Kur'an-ı Kerim ve Türkçe Meali Sayfa 390
36. Musa onlara apaçık ayetlerimizle gelince: bu, uydurulmuş bir sihirden başka bir şey değildir. Biz, önceki atalarımızdan böylesini işitmemiştik, dediler.
37. Musa dedi ki: Rabbım, kimin hidayetle katından geldiğini ve bu yurdun sonunun kimin olacağını daha iyi bilir. Doğrusu zalimler, asla felah bulmazlar.
38. Firavun da dedi ki: Ey ileri gelenler; sizin, benden başka bir tanrınız olduğunu bilmiyorum. Ey Haman; haydi, benim için çamurun üzerinde ateş yak da, bana büyük bir kule yap. Çıkar da belki Musa'nın tanrısını görürüm. Doğrusu onu yalancılardan sanıyorum.
39. O da, askerleri de memlekette haksız yere büyüklük tasladılar ve gerçekten Bize döndürülmeyeceklerini sandılar.
40. Biz de onu ve askerlerini yakalayıp suya attık. Zalimlerin sonunun nasıl olduğuna bir bak.

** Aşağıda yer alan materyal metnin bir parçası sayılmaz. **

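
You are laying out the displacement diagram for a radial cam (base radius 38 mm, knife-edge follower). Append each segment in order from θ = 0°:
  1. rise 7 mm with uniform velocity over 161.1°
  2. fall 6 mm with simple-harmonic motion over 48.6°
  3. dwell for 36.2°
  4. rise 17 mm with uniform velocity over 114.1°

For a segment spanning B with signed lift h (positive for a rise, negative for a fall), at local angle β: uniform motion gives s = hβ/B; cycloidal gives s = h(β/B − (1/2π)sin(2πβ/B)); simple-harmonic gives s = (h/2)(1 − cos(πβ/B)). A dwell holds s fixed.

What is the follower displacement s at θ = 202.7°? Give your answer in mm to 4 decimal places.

seg 1 [0°–161.1°] uniform, h=7: full span → s += 7 → s = 7.0000
seg 2 [161.1°–209.7°] simple-harmonic, h=-6: θ=202.7° here. β=41.6, B=48.6. -6/2·(1 − cos(π·0.8560)) = -5.6981 → s = 1.3019

1.3019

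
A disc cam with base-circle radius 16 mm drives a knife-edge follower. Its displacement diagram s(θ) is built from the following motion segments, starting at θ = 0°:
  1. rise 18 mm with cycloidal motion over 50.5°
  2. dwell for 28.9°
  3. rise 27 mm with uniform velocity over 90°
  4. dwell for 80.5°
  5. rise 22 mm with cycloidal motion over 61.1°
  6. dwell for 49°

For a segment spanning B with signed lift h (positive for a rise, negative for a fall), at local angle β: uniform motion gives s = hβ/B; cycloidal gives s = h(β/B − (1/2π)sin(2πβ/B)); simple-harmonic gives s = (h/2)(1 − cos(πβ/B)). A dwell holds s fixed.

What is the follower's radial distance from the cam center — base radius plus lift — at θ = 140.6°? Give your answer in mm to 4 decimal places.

seg 1 [0°–50.5°] cycloidal, h=18: full span → s += 18 → s = 18.0000
seg 2 [50.5°–79.4°] dwell: s stays 18.0000
seg 3 [79.4°–169.4°] uniform, h=27: θ=140.6° here. β=61.2, B=90. 27·61.2/90 = 18.3600 → s = 36.3600
radial distance = base radius + s = 16 + 36.3600 = 52.3600

52.3600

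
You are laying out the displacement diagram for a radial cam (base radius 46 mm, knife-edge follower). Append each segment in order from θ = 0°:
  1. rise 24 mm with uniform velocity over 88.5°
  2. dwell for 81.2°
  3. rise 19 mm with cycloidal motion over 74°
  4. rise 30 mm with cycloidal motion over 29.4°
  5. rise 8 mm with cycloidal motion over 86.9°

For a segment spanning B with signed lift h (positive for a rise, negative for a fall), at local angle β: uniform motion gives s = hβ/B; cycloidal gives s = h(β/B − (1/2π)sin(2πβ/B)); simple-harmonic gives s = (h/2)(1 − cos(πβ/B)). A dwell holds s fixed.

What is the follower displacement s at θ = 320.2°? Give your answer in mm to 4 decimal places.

seg 1 [0°–88.5°] uniform, h=24: full span → s += 24 → s = 24.0000
seg 2 [88.5°–169.7°] dwell: s stays 24.0000
seg 3 [169.7°–243.7°] cycloidal, h=19: full span → s += 19 → s = 43.0000
seg 4 [243.7°–273.1°] cycloidal, h=30: full span → s += 30 → s = 73.0000
seg 5 [273.1°–360°] cycloidal, h=8: θ=320.2° here. β=47.1, B=86.9. 8·(0.5420 − sin(2π·0.5420)/(2π)) = 4.6681 → s = 77.6681

77.6681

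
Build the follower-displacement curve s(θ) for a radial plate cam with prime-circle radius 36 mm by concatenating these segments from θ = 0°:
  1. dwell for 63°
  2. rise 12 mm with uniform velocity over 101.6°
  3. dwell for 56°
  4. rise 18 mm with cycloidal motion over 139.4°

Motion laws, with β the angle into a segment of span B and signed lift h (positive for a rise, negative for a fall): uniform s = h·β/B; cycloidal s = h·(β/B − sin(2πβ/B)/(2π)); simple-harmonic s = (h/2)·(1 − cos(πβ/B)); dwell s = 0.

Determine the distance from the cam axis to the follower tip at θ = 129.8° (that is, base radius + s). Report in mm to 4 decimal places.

seg 1 [0°–63°] dwell: s stays 0.0000
seg 2 [63°–164.6°] uniform, h=12: θ=129.8° here. β=66.8, B=101.6. 12·66.8/101.6 = 7.8898 → s = 7.8898
radial distance = base radius + s = 36 + 7.8898 = 43.8898

43.8898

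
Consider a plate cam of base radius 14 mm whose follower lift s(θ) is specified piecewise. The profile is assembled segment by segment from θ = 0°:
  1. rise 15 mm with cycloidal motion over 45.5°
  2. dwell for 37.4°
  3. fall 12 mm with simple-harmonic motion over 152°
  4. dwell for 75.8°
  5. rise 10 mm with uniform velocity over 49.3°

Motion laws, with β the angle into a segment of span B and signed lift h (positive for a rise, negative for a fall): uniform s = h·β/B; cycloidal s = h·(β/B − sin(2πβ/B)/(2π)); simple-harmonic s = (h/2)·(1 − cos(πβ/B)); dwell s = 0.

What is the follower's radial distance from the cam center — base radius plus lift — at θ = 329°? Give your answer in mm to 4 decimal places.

seg 1 [0°–45.5°] cycloidal, h=15: full span → s += 15 → s = 15.0000
seg 2 [45.5°–82.9°] dwell: s stays 15.0000
seg 3 [82.9°–234.9°] simple-harmonic, h=-12: full span → s += -12 → s = 3.0000
seg 4 [234.9°–310.7°] dwell: s stays 3.0000
seg 5 [310.7°–360°] uniform, h=10: θ=329° here. β=18.3, B=49.3. 10·18.3/49.3 = 3.7120 → s = 6.7120
radial distance = base radius + s = 14 + 6.7120 = 20.7120

20.7120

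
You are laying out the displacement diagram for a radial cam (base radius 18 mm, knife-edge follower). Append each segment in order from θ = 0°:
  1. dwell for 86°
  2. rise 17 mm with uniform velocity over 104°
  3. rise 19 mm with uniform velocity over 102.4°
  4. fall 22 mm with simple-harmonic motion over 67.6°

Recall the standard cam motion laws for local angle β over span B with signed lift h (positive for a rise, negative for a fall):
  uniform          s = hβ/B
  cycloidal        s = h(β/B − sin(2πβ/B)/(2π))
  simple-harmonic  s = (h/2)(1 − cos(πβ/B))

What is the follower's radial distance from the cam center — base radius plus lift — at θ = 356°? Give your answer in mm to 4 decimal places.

seg 1 [0°–86°] dwell: s stays 0.0000
seg 2 [86°–190°] uniform, h=17: full span → s += 17 → s = 17.0000
seg 3 [190°–292.4°] uniform, h=19: full span → s += 19 → s = 36.0000
seg 4 [292.4°–360°] simple-harmonic, h=-22: θ=356° here. β=63.6, B=67.6. -22/2·(1 − cos(π·0.9408)) = -21.8105 → s = 14.1895
radial distance = base radius + s = 18 + 14.1895 = 32.1895

32.1895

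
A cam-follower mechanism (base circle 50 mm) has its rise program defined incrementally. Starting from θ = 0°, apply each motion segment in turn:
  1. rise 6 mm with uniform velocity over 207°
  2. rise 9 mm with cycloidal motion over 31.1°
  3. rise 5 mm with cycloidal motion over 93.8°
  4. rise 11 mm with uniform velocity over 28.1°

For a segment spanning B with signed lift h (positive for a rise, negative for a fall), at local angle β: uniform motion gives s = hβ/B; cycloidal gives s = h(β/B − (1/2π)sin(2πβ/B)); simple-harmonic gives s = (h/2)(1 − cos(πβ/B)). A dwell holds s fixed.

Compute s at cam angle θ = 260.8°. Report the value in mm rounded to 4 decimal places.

seg 1 [0°–207°] uniform, h=6: full span → s += 6 → s = 6.0000
seg 2 [207°–238.1°] cycloidal, h=9: full span → s += 9 → s = 15.0000
seg 3 [238.1°–331.9°] cycloidal, h=5: θ=260.8° here. β=22.7, B=93.8. 5·(0.2420 − sin(2π·0.2420)/(2π)) = 0.4153 → s = 15.4153

15.4153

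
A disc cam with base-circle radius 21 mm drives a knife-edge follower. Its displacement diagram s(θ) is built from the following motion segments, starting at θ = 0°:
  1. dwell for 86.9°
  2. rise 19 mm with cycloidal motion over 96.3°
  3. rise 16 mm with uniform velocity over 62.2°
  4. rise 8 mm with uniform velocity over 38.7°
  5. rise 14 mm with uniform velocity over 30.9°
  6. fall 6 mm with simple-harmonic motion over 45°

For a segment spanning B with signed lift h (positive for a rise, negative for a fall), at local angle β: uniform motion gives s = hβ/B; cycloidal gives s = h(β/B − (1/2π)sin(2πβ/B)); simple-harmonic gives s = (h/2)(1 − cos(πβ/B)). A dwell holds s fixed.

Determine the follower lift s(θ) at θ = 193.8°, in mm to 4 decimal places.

seg 1 [0°–86.9°] dwell: s stays 0.0000
seg 2 [86.9°–183.2°] cycloidal, h=19: full span → s += 19 → s = 19.0000
seg 3 [183.2°–245.4°] uniform, h=16: θ=193.8° here. β=10.6, B=62.2. 16·10.6/62.2 = 2.7267 → s = 21.7267

21.7267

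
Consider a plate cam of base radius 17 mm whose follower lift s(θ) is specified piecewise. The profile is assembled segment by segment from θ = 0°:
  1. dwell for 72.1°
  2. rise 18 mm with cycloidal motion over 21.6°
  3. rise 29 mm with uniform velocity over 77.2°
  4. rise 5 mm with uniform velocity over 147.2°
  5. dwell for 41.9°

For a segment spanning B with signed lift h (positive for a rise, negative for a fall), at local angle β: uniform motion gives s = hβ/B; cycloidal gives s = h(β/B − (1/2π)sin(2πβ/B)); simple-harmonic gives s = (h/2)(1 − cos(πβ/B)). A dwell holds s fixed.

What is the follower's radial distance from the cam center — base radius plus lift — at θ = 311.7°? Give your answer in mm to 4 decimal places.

seg 1 [0°–72.1°] dwell: s stays 0.0000
seg 2 [72.1°–93.7°] cycloidal, h=18: full span → s += 18 → s = 18.0000
seg 3 [93.7°–170.9°] uniform, h=29: full span → s += 29 → s = 47.0000
seg 4 [170.9°–318.1°] uniform, h=5: θ=311.7° here. β=140.8, B=147.2. 5·140.8/147.2 = 4.7826 → s = 51.7826
radial distance = base radius + s = 17 + 51.7826 = 68.7826

68.7826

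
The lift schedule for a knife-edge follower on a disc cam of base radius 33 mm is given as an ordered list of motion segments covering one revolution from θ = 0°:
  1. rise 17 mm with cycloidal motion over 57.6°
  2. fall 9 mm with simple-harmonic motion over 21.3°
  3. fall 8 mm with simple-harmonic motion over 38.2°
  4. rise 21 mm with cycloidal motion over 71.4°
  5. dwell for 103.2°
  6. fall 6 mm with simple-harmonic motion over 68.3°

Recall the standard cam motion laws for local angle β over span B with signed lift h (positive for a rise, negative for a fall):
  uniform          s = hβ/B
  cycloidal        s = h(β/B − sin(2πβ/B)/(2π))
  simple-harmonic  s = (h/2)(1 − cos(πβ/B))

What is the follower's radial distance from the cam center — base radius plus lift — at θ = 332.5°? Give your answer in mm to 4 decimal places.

seg 1 [0°–57.6°] cycloidal, h=17: full span → s += 17 → s = 17.0000
seg 2 [57.6°–78.9°] simple-harmonic, h=-9: full span → s += -9 → s = 8.0000
seg 3 [78.9°–117.1°] simple-harmonic, h=-8: full span → s += -8 → s = 0.0000
seg 4 [117.1°–188.5°] cycloidal, h=21: full span → s += 21 → s = 21.0000
seg 5 [188.5°–291.7°] dwell: s stays 21.0000
seg 6 [291.7°–360°] simple-harmonic, h=-6: θ=332.5° here. β=40.8, B=68.3. -6/2·(1 − cos(π·0.5974)) = -3.9034 → s = 17.0966
radial distance = base radius + s = 33 + 17.0966 = 50.0966

50.0966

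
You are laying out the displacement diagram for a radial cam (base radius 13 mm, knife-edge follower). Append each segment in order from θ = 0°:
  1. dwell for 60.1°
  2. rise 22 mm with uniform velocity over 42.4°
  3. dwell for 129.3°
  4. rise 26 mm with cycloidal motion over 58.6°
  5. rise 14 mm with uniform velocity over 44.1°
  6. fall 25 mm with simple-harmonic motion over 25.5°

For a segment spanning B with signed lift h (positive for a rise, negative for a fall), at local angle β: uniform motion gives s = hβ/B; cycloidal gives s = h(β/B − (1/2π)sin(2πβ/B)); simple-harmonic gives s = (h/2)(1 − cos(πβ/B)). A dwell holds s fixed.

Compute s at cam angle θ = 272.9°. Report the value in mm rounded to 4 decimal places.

seg 1 [0°–60.1°] dwell: s stays 0.0000
seg 2 [60.1°–102.5°] uniform, h=22: full span → s += 22 → s = 22.0000
seg 3 [102.5°–231.8°] dwell: s stays 22.0000
seg 4 [231.8°–290.4°] cycloidal, h=26: θ=272.9° here. β=41.1, B=58.6. 26·(0.7014 − sin(2π·0.7014)/(2π)) = 22.1818 → s = 44.1818

44.1818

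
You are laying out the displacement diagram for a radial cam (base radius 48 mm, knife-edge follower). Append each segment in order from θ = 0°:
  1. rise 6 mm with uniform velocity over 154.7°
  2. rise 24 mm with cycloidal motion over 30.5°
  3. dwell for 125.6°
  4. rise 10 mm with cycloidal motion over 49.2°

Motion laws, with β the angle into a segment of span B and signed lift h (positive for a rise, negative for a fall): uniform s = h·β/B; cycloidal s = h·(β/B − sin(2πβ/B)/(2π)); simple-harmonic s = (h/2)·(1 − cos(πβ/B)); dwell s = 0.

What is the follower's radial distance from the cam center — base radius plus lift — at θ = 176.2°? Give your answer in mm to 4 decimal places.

seg 1 [0°–154.7°] uniform, h=6: full span → s += 6 → s = 6.0000
seg 2 [154.7°–185.2°] cycloidal, h=24: θ=176.2° here. β=21.5, B=30.5. 24·(0.7049 − sin(2π·0.7049)/(2π)) = 20.5855 → s = 26.5855
radial distance = base radius + s = 48 + 26.5855 = 74.5855

74.5855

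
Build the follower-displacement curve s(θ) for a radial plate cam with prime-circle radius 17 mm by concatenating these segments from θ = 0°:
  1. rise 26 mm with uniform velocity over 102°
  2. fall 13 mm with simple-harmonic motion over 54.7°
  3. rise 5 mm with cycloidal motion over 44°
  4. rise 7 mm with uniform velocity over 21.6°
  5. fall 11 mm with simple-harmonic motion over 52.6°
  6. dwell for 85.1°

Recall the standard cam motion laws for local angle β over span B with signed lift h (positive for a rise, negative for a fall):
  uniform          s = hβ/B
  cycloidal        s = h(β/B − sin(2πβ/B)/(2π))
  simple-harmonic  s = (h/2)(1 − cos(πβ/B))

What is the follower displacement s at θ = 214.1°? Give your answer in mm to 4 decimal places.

seg 1 [0°–102°] uniform, h=26: full span → s += 26 → s = 26.0000
seg 2 [102°–156.7°] simple-harmonic, h=-13: full span → s += -13 → s = 13.0000
seg 3 [156.7°–200.7°] cycloidal, h=5: full span → s += 5 → s = 18.0000
seg 4 [200.7°–222.3°] uniform, h=7: θ=214.1° here. β=13.4, B=21.6. 7·13.4/21.6 = 4.3426 → s = 22.3426

22.3426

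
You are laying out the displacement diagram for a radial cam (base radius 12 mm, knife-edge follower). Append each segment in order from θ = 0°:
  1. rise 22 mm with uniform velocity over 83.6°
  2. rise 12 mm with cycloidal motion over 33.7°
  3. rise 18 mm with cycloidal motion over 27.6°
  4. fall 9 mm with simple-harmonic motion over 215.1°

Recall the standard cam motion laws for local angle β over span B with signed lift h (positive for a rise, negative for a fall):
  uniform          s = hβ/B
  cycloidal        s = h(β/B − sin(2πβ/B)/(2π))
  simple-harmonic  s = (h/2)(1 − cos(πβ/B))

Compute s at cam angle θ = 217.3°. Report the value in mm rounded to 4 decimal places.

seg 1 [0°–83.6°] uniform, h=22: full span → s += 22 → s = 22.0000
seg 2 [83.6°–117.3°] cycloidal, h=12: full span → s += 12 → s = 34.0000
seg 3 [117.3°–144.9°] cycloidal, h=18: full span → s += 18 → s = 52.0000
seg 4 [144.9°–360°] simple-harmonic, h=-9: θ=217.3° here. β=72.4, B=215.1. -9/2·(1 − cos(π·0.3366)) = -2.2900 → s = 49.7100

49.7100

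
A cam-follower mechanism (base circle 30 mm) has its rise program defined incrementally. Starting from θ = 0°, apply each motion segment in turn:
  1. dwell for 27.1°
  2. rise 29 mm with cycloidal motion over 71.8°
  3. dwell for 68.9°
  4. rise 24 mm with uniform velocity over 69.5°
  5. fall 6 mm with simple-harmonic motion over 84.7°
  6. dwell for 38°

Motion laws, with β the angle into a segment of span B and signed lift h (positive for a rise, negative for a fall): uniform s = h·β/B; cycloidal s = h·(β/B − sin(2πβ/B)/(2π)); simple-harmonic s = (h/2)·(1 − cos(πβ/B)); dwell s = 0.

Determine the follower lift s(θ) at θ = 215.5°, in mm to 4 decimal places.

seg 1 [0°–27.1°] dwell: s stays 0.0000
seg 2 [27.1°–98.9°] cycloidal, h=29: full span → s += 29 → s = 29.0000
seg 3 [98.9°–167.8°] dwell: s stays 29.0000
seg 4 [167.8°–237.3°] uniform, h=24: θ=215.5° here. β=47.7, B=69.5. 24·47.7/69.5 = 16.4719 → s = 45.4719

45.4719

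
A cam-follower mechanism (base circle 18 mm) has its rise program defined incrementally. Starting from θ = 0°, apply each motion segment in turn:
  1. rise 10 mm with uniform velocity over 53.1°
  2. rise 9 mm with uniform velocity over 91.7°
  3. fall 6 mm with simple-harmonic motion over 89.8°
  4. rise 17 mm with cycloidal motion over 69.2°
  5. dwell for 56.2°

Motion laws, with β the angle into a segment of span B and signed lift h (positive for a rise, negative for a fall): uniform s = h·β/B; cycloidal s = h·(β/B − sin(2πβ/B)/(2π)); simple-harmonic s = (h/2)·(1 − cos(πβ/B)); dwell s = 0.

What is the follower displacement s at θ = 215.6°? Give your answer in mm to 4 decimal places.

seg 1 [0°–53.1°] uniform, h=10: full span → s += 10 → s = 10.0000
seg 2 [53.1°–144.8°] uniform, h=9: full span → s += 9 → s = 19.0000
seg 3 [144.8°–234.6°] simple-harmonic, h=-6: θ=215.6° here. β=70.8, B=89.8. -6/2·(1 − cos(π·0.7884)) = -5.3613 → s = 13.6387

13.6387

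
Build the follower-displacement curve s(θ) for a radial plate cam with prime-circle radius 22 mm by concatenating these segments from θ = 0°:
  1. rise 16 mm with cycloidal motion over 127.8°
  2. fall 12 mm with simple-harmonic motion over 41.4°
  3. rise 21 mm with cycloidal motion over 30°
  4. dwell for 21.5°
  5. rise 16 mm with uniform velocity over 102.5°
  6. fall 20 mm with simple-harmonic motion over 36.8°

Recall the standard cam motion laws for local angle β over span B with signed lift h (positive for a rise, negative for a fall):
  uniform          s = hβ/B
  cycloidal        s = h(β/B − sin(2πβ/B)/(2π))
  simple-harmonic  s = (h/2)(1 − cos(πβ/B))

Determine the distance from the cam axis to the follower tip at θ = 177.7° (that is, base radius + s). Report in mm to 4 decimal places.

seg 1 [0°–127.8°] cycloidal, h=16: full span → s += 16 → s = 16.0000
seg 2 [127.8°–169.2°] simple-harmonic, h=-12: full span → s += -12 → s = 4.0000
seg 3 [169.2°–199.2°] cycloidal, h=21: θ=177.7° here. β=8.5, B=30. 21·(0.2833 − sin(2π·0.2833)/(2π)) = 2.6808 → s = 6.6808
radial distance = base radius + s = 22 + 6.6808 = 28.6808

28.6808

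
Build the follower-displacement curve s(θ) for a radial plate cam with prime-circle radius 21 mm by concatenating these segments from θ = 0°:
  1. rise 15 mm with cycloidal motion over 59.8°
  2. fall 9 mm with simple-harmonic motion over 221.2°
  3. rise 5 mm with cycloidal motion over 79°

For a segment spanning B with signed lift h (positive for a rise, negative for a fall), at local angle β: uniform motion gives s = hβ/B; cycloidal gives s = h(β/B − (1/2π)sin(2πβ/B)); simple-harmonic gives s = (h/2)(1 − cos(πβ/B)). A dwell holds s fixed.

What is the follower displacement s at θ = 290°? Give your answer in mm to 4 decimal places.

seg 1 [0°–59.8°] cycloidal, h=15: full span → s += 15 → s = 15.0000
seg 2 [59.8°–281°] simple-harmonic, h=-9: full span → s += -9 → s = 6.0000
seg 3 [281°–360°] cycloidal, h=5: θ=290° here. β=9, B=79. 5·(0.1139 − sin(2π·0.1139)/(2π)) = 0.0474 → s = 6.0474

6.0474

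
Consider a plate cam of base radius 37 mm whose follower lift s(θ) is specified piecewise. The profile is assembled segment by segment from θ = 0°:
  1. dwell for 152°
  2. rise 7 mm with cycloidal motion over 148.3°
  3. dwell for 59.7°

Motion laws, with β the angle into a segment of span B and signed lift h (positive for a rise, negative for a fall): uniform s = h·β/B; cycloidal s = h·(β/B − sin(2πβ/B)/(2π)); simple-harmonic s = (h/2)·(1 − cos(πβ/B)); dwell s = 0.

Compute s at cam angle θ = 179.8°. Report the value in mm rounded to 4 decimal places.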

41. Onları, ateşe çağıran önderler kıldık. Kıyamet günü de yardım görmezler.
42. Bu dünyada arkalarına la'neti taktık. Kıyamet günü de onlar çirkinleştirilmiş olanlardır.
43. Andolsun ki; Biz, önceki nesilleri yok ettikten sonra Musa'ya insanlar için basiretler, hidayet ve rahmet olmak üzere kitabı verdik. Olur ki düşünürler diye.